PRNT: LD E,(HL) ;HL POINTS TO CHAR TO LOAD INTO A
INC HL ;INCREMENT HL
LD C,WCONF ;SET C W/ WRITE BYTE
JP PRNT ;GO BACK TO THE TOP OF THE PRINT ROUTINE
I hate this.
I’m dumb. I rewrote the program after some folks pointed out a few extra-stupid mistakes, and it at least now vomits onto the screen!
Gotta have the DB block at the end, otherwise it’s just interpreted as code (duh) Gotta PUSH & POP the HL register, cause it gets trashed by the BDOS Call.

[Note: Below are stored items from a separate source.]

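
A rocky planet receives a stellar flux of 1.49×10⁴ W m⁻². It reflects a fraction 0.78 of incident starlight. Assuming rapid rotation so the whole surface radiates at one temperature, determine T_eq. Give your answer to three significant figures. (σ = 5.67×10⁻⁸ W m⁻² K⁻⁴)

Energy balance: absorbed = emitted ⇒ πR²·S(1−A) = 4πR²·σT_eq⁴, so T_eq⁴ = S(1−A)/(4σ).
T_eq = [1.49×10⁴ × 0.22 / (4 × 5.67×10⁻⁸)]^(1/4) = (1.45×10¹⁰)^(1/4) = 347 K.

T_eq ≈ 347 K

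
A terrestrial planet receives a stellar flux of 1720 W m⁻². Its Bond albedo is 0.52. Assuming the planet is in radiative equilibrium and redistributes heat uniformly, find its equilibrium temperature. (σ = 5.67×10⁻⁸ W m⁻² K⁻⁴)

T_eq ≈ 246 K

Energy balance: absorbed = emitted ⇒ πR²·S(1−A) = 4πR²·σT_eq⁴, so T_eq⁴ = S(1−A)/(4σ).
T_eq = [1720 × 0.48 / (4 × 5.67×10⁻⁸)]^(1/4) = (3.64×10⁹)^(1/4) = 246 K.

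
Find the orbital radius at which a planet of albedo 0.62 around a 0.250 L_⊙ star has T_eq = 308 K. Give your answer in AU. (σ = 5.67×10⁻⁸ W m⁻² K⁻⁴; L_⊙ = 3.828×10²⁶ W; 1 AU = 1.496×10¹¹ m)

L = 0.250 × 3.828×10²⁶ = 9.57×10²⁵ W.
From T_eq⁴ = L(1−A)/(16πσd²): d = √[L(1−A)/(16πσT_eq⁴)].
d = √[9.57×10²⁵ × 0.38 / (16π × 5.67×10⁻⁸ × (308)⁴)] = 3.77×10¹⁰ m = 0.252 AU.

d ≈ 0.252 AU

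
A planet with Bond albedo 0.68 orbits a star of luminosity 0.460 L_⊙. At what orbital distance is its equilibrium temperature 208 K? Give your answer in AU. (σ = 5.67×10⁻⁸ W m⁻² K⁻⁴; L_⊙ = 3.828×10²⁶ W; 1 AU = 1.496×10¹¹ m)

L = 0.460 × 3.828×10²⁶ = 1.76×10²⁶ W.
From T_eq⁴ = L(1−A)/(16πσd²): d = √[L(1−A)/(16πσT_eq⁴)].
d = √[1.76×10²⁶ × 0.32 / (16π × 5.67×10⁻⁸ × (208)⁴)] = 1.03×10¹¹ m = 0.687 AU.

d ≈ 0.687 AU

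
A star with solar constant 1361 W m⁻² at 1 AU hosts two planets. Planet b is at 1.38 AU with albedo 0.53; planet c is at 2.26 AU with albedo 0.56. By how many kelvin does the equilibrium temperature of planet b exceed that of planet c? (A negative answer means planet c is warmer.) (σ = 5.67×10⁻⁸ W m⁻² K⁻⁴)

T_eq = [S₀(1−A)/(4σd²)]^(1/4), so T ∝ (1−A)^(1/4) / √d.
T₁ = [1361×0.47/(4×5.67×10⁻⁸×1.38²)]^(1/4) = 196.17 K.
T₂ = [1361×0.44/(4×5.67×10⁻⁸×2.26²)]^(1/4) = 150.79 K.

ΔT ≈ 45.4 K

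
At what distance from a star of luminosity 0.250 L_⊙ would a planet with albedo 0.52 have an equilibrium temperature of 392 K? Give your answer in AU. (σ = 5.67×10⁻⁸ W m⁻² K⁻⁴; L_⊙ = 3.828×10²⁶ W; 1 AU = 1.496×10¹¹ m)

L = 0.250 × 3.828×10²⁶ = 9.57×10²⁵ W.
From T_eq⁴ = L(1−A)/(16πσd²): d = √[L(1−A)/(16πσT_eq⁴)].
d = √[9.57×10²⁵ × 0.48 / (16π × 5.67×10⁻⁸ × (392)⁴)] = 2.61×10¹⁰ m = 0.175 AU.

d ≈ 0.175 AU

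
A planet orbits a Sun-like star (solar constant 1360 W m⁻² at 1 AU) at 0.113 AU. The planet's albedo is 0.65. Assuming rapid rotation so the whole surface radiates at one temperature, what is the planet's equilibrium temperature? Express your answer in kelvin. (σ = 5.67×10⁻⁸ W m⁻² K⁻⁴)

T_eq ≈ 637 K

Flux at 0.113 AU: S = 1360/0.113² = 1.07×10⁵ W m⁻².
Energy balance: absorbed = emitted ⇒ πR²·S(1−A) = 4πR²·σT_eq⁴, so T_eq⁴ = S(1−A)/(4σ).
T_eq = [1.07×10⁵ × 0.35 / (4 × 5.67×10⁻⁸)]^(1/4) = (1.64×10¹¹)^(1/4) = 637 K.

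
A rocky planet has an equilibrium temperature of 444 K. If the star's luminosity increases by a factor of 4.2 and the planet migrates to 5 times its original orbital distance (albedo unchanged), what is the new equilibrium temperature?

T_eq ≈ 284 K

T_eq ∝ L^(1/4) · d^(−1/2).
T′ = 444 × 4.2^(1/4) / 5^(1/2) = 284 K.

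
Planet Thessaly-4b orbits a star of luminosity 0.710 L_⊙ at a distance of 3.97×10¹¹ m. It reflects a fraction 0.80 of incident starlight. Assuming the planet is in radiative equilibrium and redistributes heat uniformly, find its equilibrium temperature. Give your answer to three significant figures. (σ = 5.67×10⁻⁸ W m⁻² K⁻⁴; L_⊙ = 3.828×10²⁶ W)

T_eq ≈ 105 K

L = 0.710 × 3.828×10²⁶ = 2.72×10²⁶ W.
Flux: S = L/(4πd²) = 2.72×10²⁶/(4π×(3.97×10¹¹)²) = 137 W m⁻².
Energy balance: absorbed = emitted ⇒ πR²·S(1−A) = 4πR²·σT_eq⁴, so T_eq⁴ = S(1−A)/(4σ).
T_eq = [137 × 0.20 / (4 × 5.67×10⁻⁸)]^(1/4) = (1.21×10⁸)^(1/4) = 105 K.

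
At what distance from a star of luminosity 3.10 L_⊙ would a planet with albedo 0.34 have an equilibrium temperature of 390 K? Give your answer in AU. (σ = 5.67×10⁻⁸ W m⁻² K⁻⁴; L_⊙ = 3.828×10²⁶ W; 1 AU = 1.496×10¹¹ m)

L = 3.10 × 3.828×10²⁶ = 1.19×10²⁷ W.
From T_eq⁴ = L(1−A)/(16πσd²): d = √[L(1−A)/(16πσT_eq⁴)].
d = √[1.19×10²⁷ × 0.66 / (16π × 5.67×10⁻⁸ × (390)⁴)] = 1.09×10¹¹ m = 0.729 AU.

d ≈ 0.729 AU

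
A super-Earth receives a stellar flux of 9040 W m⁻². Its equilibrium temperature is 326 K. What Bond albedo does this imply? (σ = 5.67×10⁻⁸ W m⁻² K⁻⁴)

A ≈ 0.72

From T_eq⁴ = S(1−A)/(4σ): 1−A = 4σT_eq⁴/S.
1−A = 4 × 5.67×10⁻⁸ × (326)⁴ / 9040 = 0.283.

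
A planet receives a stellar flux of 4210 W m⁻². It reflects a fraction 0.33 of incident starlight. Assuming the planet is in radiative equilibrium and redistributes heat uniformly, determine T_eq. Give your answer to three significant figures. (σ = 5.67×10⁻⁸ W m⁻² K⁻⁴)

Energy balance: absorbed = emitted ⇒ πR²·S(1−A) = 4πR²·σT_eq⁴, so T_eq⁴ = S(1−A)/(4σ).
T_eq = [4210 × 0.67 / (4 × 5.67×10⁻⁸)]^(1/4) = (1.24×10¹⁰)^(1/4) = 334 K.

T_eq ≈ 334 K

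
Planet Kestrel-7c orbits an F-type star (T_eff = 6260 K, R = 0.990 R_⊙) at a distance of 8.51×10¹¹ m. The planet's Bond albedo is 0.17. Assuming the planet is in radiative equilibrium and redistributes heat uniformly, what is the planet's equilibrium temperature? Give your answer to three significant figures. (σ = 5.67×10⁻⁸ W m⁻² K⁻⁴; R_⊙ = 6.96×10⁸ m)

R_⋆ = 0.990 × 6.96×10⁸ = 6.89×10⁸ m.
L = 4πR_⋆²σT_⋆⁴ = 4π(6.89×10⁸)² × 5.67×10⁻⁸ × (6260)⁴ = 5.19×10²⁶ W.
S = L/(4πd²) = 57.1 W m⁻².
Energy balance: absorbed = emitted ⇒ πR²·S(1−A) = 4πR²·σT_eq⁴, so T_eq⁴ = S(1−A)/(4σ).
T_eq = [57.1 × 0.83 / (4 × 5.67×10⁻⁸)]^(1/4) = (2.09×10⁸)^(1/4) = 120 K.

T_eq ≈ 120 K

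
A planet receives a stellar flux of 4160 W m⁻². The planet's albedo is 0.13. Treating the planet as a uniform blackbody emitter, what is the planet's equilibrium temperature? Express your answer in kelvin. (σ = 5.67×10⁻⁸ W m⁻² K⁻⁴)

Energy balance: absorbed = emitted ⇒ πR²·S(1−A) = 4πR²·σT_eq⁴, so T_eq⁴ = S(1−A)/(4σ).
T_eq = [4160 × 0.87 / (4 × 5.67×10⁻⁸)]^(1/4) = (1.60×10¹⁰)^(1/4) = 355 K.

T_eq ≈ 355 K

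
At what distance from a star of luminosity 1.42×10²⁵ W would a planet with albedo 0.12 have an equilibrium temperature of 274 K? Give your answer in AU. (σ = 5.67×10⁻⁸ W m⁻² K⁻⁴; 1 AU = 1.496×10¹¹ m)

From T_eq⁴ = L(1−A)/(16πσd²): d = √[L(1−A)/(16πσT_eq⁴)].
d = √[1.42×10²⁵ × 0.88 / (16π × 5.67×10⁻⁸ × (274)⁴)] = 2.79×10¹⁰ m = 0.186 AU.

d ≈ 0.186 AU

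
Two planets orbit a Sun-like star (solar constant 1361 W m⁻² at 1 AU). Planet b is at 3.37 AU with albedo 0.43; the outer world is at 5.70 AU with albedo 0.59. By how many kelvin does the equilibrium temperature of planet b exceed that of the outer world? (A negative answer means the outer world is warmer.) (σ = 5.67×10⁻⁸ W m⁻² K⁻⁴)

ΔT ≈ 38.5 K

T_eq = [S₀(1−A)/(4σd²)]^(1/4), so T ∝ (1−A)^(1/4) / √d.
T₁ = [1361×0.57/(4×5.67×10⁻⁸×3.37²)]^(1/4) = 131.74 K.
T₂ = [1361×0.41/(4×5.67×10⁻⁸×5.70²)]^(1/4) = 93.29 K.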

What you see below is what happens when you don’t have a test at the end of the string. The loop is printing everything (the contents of the entire memory map).
I got my booster today and it’s Friday, so I’m a little drained, but at least want to try to do something. So I’ll do a little CP/M housekeeping.
The CF Card is IDE0. ROMWBW introduces partitioning that it calls slices. ‘Out of the box’, these slices are 8MB ea, and slice 0 – 7 are assigned drive letters C – J. For some reason, drive D is returning garbage on a DIR command. Running ‘CLRDIR D:’ fixed that. Note that for the most part, commands can be entered in either case, but when prompted to answer ‘Y’, you must match case.
CP/M doesn’t include move or copy commands, though it does have REName. The syntax backwards from what you’d expect from the POSIX ‘mv’ command:
REN NEWNAM.TXT=OLDNAM.TXT. RENname cannot be used to move files across drives.
If we want to copy a file, we’ll need to use the PIP command. PIP stands for Peripheral Interchange Program. PIP dates back to the 60s, and existed on most of DECs operating systems for the PDP line of computers. I suppose I should try to learn it.